Les lavandières de Robert Maurel sont plus vivantes que jamais, donnant l’impression de veiller et converser autant qu’elles frottent et tapent le linge sur la roche. Le peintre a représenté celles de Trou-d’Eau-Douce sous différents angles, parfois en plan rapproché, parfois en contre-plongée, ou vues de plus loin, situées dans leur environnement à l’abri d’une falaise rocheuse ou immergées jusqu’au genoux dans l’eau verte d’un lavoir.
Deux tableaux, placés à l’entrée de l’exposition, montrent nos « dobi » dans une sorte de clair obscur, où elles seules accrochent la lumière avec leurs vêtements colorés, travaillant devant une paroi rocheuse particulièrement sombre. Elles se distinguent aussi par le mouvement que leur position prise dans l’instant suggère, toujours en contraste avec l’immobilité de la roche, brute ici ou taillée au lavoir. Ces scènes de la vie mauricienne prennent alors une dimension sublimée. L’instant que nous fait vivre le peintre est sacralisé par l’intelligence de la composition, la force des couleurs et les vibrations de la lumière.
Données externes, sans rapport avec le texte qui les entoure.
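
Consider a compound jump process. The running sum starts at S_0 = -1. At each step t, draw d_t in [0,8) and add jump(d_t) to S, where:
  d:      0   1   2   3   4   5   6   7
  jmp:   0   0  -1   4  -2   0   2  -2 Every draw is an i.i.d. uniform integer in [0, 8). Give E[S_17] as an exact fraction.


9/8

Outcome values over d=0..7: [0, 0, -1, 4, -2, 0, 2, -2]
Σy = 1, Σy² = 29, M = 8
μ = 1/8 = 1/8,  σ² = 29/8 − (1/8)² = 231/64
E[S_17] = -1 + 17·(1/8) = 9/8


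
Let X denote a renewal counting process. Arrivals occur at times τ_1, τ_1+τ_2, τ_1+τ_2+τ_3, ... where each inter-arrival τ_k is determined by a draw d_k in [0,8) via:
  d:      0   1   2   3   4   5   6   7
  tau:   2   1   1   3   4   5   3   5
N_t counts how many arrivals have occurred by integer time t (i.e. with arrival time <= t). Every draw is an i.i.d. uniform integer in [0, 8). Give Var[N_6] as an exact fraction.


10823967/16777216

Inter-arrival values over d=0..7: [2, 1, 1, 3, 4, 5, 3, 5]
Each d has probability 1/8, so the pmf of τ is: f(1) = 1/4, f(2) = 1/8, f(3) = 1/4, f(4) = 1/8, f(5) = 1/4
Let p_n(j) = P(N_n = j), with p_0 = [1]. Condition on τ_1: p_n(0) = P(τ > n), and for j >= 1, p_n(j) = Σ_{k<=n} f(k)·p_{n−k}(j−1)
p_1 = [3/4, 1/4]  (j = 0..1)
p_2 = [5/8, 5/16, 1/16]  (j = 0..2)
p_3 = [3/8, 1/2, 7/64, 1/64]  (j = 0..3)
p_4 = [1/4, 31/64, 29/128, 9/256, 1/256]  (j = 0..4)
p_5 = [0, 39/64, 75/256, 11/128, 11/1024, 1/1024]  (j = 0..5)
p_6 = [0, 25/64, 225/512, 35/256, 61/2048, 13/4096, 1/4096]  (j = 0..6)
E[N_6] = Σ j·p_6(j) = 7439/4096;  E[N_6²] = Σ j²·p_6(j) = 16153/4096
Var[N_6] = 16153/4096 − (7439/4096)² = 10823967/16777216


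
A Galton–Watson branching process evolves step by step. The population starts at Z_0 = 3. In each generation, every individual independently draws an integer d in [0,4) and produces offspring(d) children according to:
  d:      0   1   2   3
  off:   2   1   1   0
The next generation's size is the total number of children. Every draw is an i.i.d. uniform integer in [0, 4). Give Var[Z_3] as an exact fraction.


Outcome values over d=0..3: [2, 1, 1, 0]
Σy = 4, Σy² = 6, M = 4
μ = 4/4 = 1,  σ² = 6/4 − (1)² = 1/2
V_0 = 0, E_0 = 3
V_1 = 1/2·E_0 + (1)²·V_0 = 3/2;  E_1 = 3
V_2 = 1/2·E_1 + (1)²·V_1 = 3;  E_2 = 3
V_3 = 1/2·E_2 + (1)²·V_2 = 9/2;  E_3 = 3

9/2


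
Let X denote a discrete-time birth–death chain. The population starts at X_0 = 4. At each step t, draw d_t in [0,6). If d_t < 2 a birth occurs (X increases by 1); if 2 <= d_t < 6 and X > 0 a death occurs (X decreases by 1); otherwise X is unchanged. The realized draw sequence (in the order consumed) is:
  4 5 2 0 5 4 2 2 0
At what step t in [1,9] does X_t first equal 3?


t=0: X=4, d=4 → death, X_1=3
t=1: X=3, d=5 → death, X_2=2
t=2: X=2, d=2 → death, X_3=1
t=3: X=1, d=0 → birth, X_4=2
t=4: X=2, d=5 → death, X_5=1
t=5: X=1, d=4 → death, X_6=0
t=6: X=0, d=2 → hold, X_7=0
t=7: X=0, d=2 → hold, X_8=0
t=8: X=0, d=0 → birth, X_9=1

1


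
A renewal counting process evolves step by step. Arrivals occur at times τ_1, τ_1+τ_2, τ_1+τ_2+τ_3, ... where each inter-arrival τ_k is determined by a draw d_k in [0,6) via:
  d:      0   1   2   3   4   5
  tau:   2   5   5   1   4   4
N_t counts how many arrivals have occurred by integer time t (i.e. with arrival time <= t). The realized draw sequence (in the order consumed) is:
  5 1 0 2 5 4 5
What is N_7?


1

draw d_1=5: τ_1=4, arrival time A_1=4
draw d_2=1: τ_2=5, arrival time A_2=9
draw d_3=0: τ_3=2, arrival time A_3=11
draw d_4=2: τ_4=5, arrival time A_4=16
draw d_5=5: τ_5=4, arrival time A_5=20
draw d_6=4: τ_6=4, arrival time A_6=24
draw d_7=5: τ_7=4, arrival time A_7=28
N_t over t=0..7: 0:0 1:0 2:0 3:0 4:1 5:1 6:1 7:1


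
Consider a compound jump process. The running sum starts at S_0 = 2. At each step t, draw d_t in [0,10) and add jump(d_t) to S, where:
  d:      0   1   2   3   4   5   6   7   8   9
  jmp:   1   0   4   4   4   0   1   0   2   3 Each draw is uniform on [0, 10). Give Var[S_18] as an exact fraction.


Outcome values over d=0..9: [1, 0, 4, 4, 4, 0, 1, 0, 2, 3]
Σy = 19, Σy² = 63, M = 10
μ = 19/10 = 19/10,  σ² = 63/10 − (19/10)² = 269/100
Independent increments: Var[S_18] = 18·σ² = 18·(269/100) = 2421/50

2421/50


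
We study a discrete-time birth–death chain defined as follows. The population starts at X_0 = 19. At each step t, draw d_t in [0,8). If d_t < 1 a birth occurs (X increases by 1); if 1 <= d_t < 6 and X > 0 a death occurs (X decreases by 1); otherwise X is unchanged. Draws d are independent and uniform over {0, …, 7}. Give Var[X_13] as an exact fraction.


13/2

X can drop by at most 1 per step and X_0 = 19 > T = 13, so X_t >= 19 − t >= 6 > 0 for every t <= 13: the floor at 0 (the 'and X > 0' condition) never binds. Hence X_13 = X_0 + Σ_{t<13} Y_t with i.i.d. increments Y_t = y(d_t) ∈ {+1, −1, 0}.
Outcome values over d=0..7: [1, -1, -1, -1, -1, -1, 0, 0]
Σy = -4, Σy² = 6, M = 8
μ = -4/8 = -1/2,  σ² = 6/8 − (-1/2)² = 1/2
Independent increments: Var[X_13] = 13·σ² = 13·(1/2) = 13/2


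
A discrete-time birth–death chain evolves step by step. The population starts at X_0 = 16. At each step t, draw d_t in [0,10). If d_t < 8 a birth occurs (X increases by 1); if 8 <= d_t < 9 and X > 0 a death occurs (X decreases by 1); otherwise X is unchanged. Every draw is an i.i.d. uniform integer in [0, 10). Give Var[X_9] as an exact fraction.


X can drop by at most 1 per step and X_0 = 16 > T = 9, so X_t >= 16 − t >= 7 > 0 for every t <= 9: the floor at 0 (the 'and X > 0' condition) never binds. Hence X_9 = X_0 + Σ_{t<9} Y_t with i.i.d. increments Y_t = y(d_t) ∈ {+1, −1, 0}.
Outcome values over d=0..9: [1, 1, 1, 1, 1, 1, 1, 1, -1, 0]
Σy = 7, Σy² = 9, M = 10
μ = 7/10 = 7/10,  σ² = 9/10 − (7/10)² = 41/100
Independent increments: Var[X_9] = 9·σ² = 9·(41/100) = 369/100

369/100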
Installé en France depuis les années 60, Robert Maurel n’a cessé de faire revivre ses émotions mauriciennes, grâce à son talent de peintre. Il repart de ses séjours mauriciens avec un ensemble d’esquisses, de photographies et croquis, qui lui permettront, une fois assis devant la toile vierge dans l’atelier, de les retrouver pour transmettre les émotions et les sensations que lui avait procuré l’instant vécu. Ces sources d’inspiration constituent d’ailleurs une sorte de corne d’abondance qui génère régulièrement de nouvelles compositions. Le peintre réinvente alors la composition la plus apte à transcrire l’émotion recherchée.
De nombreuses scènes de pêche sont représentées, inspirées notamment par Rodrigues, avec le rite collectif de la pêche à la senne. Différents moments en sont évoqués lorsque les pêcheurs positionnent leurs pirogues les unes par rapport aux autres dans le lagon et lorsqu’ils tiennent le rebord du filet qu’ils vont refermer autour d’un bateau, quand une prise sort de l’eau, abondante. Une scène montre même la montée à bord d’une pêche miraculeuse, le filet grouillant de poissons.